"[...] o inóspito, árido e descurado processo encontra-se estreitamente relacionado com as correntes espirituais dos povos e [...] as suas diversas concretizações devem ser incluídas entre os mais importantes testemunhos da cultura" (F. Klein (1902))



08/03/2017

Jurisprudência (571)


Título executivo; resolução do contrato;
prestações emergentes da resolução


1. O sumário de RG 10/11/2016 (213/11.0TBFAF-A.G1) é o seguinte:

I – As escrituras públicas de "Mútuo com Hipoteca e Fiança", juntamente com os respetivos Documentos Complementares e com a referida prova complementar de que ocorreu início de execução dos contratos, constituem título executivo bastante relativamente a cada uma das prestações que não venham a ser pagas pela Executada nas datas dos respectivos vencimentos.
 
II - No entanto, estes mesmos títulos não incorporam - por si só - o direito de reclamar o vencimento da totalidade das prestações em falta, em caso de mora, uma vez que ficou contratualmente acordado que a resolução do contrato por parte da Exequente ficava dependente de comunicação por esta à Mutuária, através de carta registada com Aviso de Recepção.
 
III - Para que tais títulos pudessem fundamentar este objeto exequendo incumbiria à Exequente o ónus de alegar e provar que efectuou a dita comunicação, através de carta registada com aviso de receção, por aplicação do disposto no art. 715.º, n.º 1, do C.P.Civil.
 
2. Na fundamentação do acórdão pode ler-se o seguinte:

"A oposição à execução, mediante embargos, é um meio de defesa conferido ao executado em processo executivo.

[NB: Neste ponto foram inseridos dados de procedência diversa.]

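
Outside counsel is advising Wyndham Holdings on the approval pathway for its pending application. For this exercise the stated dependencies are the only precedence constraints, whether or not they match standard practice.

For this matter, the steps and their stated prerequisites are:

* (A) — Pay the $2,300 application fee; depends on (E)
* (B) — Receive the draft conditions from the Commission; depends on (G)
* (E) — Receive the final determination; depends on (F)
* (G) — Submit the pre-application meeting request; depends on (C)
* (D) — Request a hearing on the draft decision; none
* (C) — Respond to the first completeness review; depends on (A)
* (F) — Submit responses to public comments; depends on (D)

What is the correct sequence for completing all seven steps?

(D) is the only step with nothing outstanding, so it goes first.
(F) is the only step now ready → (F).
(E) is the only step now ready → (E).
Next only (A) has its prerequisites met → (A).
(C) needed (A), now all done → (C).
(G) is the only step now ready → (G).
(B) needed (G), now all done → (B).

(D), (F), (E), (A), (C), (G), (B)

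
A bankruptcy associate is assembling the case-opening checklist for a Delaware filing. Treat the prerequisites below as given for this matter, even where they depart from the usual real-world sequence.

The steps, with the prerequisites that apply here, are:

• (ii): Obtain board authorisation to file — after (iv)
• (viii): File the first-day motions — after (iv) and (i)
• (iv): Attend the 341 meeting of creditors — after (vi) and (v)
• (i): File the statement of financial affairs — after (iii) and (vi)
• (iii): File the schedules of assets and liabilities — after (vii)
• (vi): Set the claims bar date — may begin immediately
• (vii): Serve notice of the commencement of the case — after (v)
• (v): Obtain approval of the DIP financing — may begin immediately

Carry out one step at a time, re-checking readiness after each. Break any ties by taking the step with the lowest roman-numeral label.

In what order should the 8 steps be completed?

Nothing is required for (v) and (vi). (v) has the earlier label → (v) first.
(vii) now also ready, so the ready set is {(vi), (vii)}; (vi) has the earlier label → (vi).
Now (iv) and (vii) have their prerequisites met. (iv) has the earlier label, so (iv) next.
(ii) now also ready, so the ready set is {(ii), (vii)}; (ii) has the earlier label → (ii).
(vii) is the only step now ready → (vii).
(iii) needed (vii), now all done → (iii).
(i) needed (iii) and (vi), now all done → (i).
(viii) needed (i) and (iv), now all done → (viii).

(v), (vi), (iv), (ii), (vii), (iii), (i), (viii)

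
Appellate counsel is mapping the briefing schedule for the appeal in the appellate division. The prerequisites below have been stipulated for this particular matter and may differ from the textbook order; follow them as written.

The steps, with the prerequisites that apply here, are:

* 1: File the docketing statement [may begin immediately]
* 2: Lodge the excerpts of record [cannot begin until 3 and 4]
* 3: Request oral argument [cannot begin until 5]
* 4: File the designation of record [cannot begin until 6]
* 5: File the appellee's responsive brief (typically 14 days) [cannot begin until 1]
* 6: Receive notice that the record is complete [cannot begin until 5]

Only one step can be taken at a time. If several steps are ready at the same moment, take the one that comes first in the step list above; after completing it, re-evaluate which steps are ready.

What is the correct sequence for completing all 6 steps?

Only 1 has no prerequisites, so it is first.
That leaves 5 as the only ready step → 5.
Ready: 3 and 6. 3 is listed earlier → 3.
Next only 6 has its prerequisites met → 6.
Next only 4 has its prerequisites met → 4.
2 is the only step now ready → 2.

1, 5, 3, 6, 4, 2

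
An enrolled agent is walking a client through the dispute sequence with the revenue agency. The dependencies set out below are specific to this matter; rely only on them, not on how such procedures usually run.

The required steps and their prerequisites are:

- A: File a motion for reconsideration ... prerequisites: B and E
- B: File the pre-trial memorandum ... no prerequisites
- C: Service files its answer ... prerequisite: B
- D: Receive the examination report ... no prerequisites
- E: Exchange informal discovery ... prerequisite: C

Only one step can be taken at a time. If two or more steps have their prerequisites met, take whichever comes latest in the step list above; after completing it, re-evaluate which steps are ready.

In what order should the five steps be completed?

Nothing is required for D and B. D is listed later → D first.
B is the only step now ready → B.
C needed B, now all done → C.
Next only E has its prerequisites met → E.
A needed E and B, now all done → A.

D → B → C → E → A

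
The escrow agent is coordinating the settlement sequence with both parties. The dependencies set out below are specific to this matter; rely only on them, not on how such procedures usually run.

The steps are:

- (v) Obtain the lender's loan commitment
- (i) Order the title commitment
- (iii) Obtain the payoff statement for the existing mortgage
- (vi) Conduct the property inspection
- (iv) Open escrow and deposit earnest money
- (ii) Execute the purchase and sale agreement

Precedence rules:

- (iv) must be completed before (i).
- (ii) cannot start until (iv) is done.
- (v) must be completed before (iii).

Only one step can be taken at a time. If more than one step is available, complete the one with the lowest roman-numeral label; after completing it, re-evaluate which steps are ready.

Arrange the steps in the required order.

Nothing is required for (iv), (v) and (vi). (iv) has the earlier label → (iv) first.
Ready: (i), (ii), (v) and (vi). (i) has the earlier label → (i).
Ready: (ii), (v) and (vi). (ii) has the earlier label → (ii).
Now (v) and (vi) have their prerequisites met. (v) has the earlier label, so (v) next.
Now (iii) and (vi) have their prerequisites met. (iii) has the earlier label, so (iii) next.
Next only (vi) has its prerequisites met → (vi).

(iv) (i) (ii) (v) (iii) (vi)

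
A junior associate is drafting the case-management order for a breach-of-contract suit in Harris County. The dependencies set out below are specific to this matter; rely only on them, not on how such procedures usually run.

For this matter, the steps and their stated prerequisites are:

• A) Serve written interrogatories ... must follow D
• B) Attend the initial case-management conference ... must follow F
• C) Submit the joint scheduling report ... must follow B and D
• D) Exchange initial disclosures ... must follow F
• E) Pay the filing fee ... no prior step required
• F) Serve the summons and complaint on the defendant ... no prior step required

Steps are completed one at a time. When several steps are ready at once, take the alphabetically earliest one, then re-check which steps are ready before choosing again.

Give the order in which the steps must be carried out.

E, F, B, D, A, C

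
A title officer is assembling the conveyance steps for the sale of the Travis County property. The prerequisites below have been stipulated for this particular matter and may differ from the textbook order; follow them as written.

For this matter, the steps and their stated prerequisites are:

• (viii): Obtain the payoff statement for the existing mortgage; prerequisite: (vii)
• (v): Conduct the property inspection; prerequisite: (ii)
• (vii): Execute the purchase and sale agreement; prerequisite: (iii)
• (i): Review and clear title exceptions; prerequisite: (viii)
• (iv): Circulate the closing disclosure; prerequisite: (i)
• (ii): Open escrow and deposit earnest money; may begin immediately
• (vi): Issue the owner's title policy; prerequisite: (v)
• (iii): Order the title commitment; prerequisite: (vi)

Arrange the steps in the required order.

(ii) is the only step with nothing outstanding, so it goes first.
Next only (v) has its prerequisites met → (v).
(vi) is the only step now ready → (vi).
Next only (iii) has its prerequisites met → (iii).
(vii) needed (iii), now all done → (vii).
That leaves (viii) as the only ready step → (viii).
(i) needed (viii), now all done → (i).
(iv) needed (i), now all done → (iv).

(ii) (v) (vi) (iii) (vii) (viii) (i) (iv)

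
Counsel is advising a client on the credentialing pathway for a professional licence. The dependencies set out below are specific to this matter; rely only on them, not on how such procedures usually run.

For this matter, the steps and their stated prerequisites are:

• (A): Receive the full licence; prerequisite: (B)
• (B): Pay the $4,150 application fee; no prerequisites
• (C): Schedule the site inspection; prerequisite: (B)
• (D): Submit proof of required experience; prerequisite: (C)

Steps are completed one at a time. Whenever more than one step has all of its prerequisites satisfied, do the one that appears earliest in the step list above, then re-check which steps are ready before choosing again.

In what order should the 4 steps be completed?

(B) (A) (C) (D)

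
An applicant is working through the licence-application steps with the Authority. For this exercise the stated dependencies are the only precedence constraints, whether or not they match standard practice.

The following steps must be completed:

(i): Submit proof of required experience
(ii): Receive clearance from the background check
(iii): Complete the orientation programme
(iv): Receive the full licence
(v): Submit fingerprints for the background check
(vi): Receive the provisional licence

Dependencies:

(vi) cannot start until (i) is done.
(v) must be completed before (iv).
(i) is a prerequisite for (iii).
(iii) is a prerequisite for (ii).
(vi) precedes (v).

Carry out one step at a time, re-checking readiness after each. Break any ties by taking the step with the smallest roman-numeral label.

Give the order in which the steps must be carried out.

(i) has no prerequisites → (i) first.
(iii) and (vi) are both available; (iii) has the earlier label → (iii).
(ii) and (vi) are both available; (ii) has the earlier label → (ii).
(vi) needed (i), now all done → (vi).
(v) is the only step now ready → (v).
(iv) is the only step now ready → (iv).

(i) (iii) (ii) (vi) (v) (iv)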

Nesta forma de defesa compete ao executado e embargante alegar e provar factos impeditivos, modificativos ou extintivos do direito do exequente ou que impeçam a execução do título.

No caso vertente, os títulos executivos em presença são duas escrituras públicas de mútuo com hipoteca e fiança e respetivos Documentos complementares, títulos autênticos exarados por Notário em que se convencionaram prestações de dívida futuras (cf. Art. 703.º, n.º 1, alínea b), e 707.º, ambos do C.P.Civil).

É pacífico na doutrina e jurisprudência que este tipo de títulos só podem servir de base a execução desde que esteja provado, por documento conforme com as cláusulas da escritura, ou revestido de força executiva, que foi realizada alguma prestação em cumprimento do negócio.

Trata-se, no entanto, de questão não relevante no caso em apreciação, já que – para além de não constar do objeto do recurso - a Exequente juntou ao Processo principal certidão da Conservatória do Registo Predial comprovativa de que as respectivas hipotecas foram oportunamente registadas.

Como se refere no Acórdão do Supremo Tribunal de Justiça de 18/10/2007 (Proferido no Processo nº 07B3616, tendo como Relator Salvador da Costa e disponível em www.dgsi.pt no dia 02/11/2016), "Como é sabido, o fundamento substantivo da ação executiva é a própria obrigação exequenda, sento que o título executivo é o seu instrumento documental legal de demonstração, ou seja, constitui a condição daquela ação e a prova legal da existência do direito de crédito nas suas vertentes fático-jurídicas."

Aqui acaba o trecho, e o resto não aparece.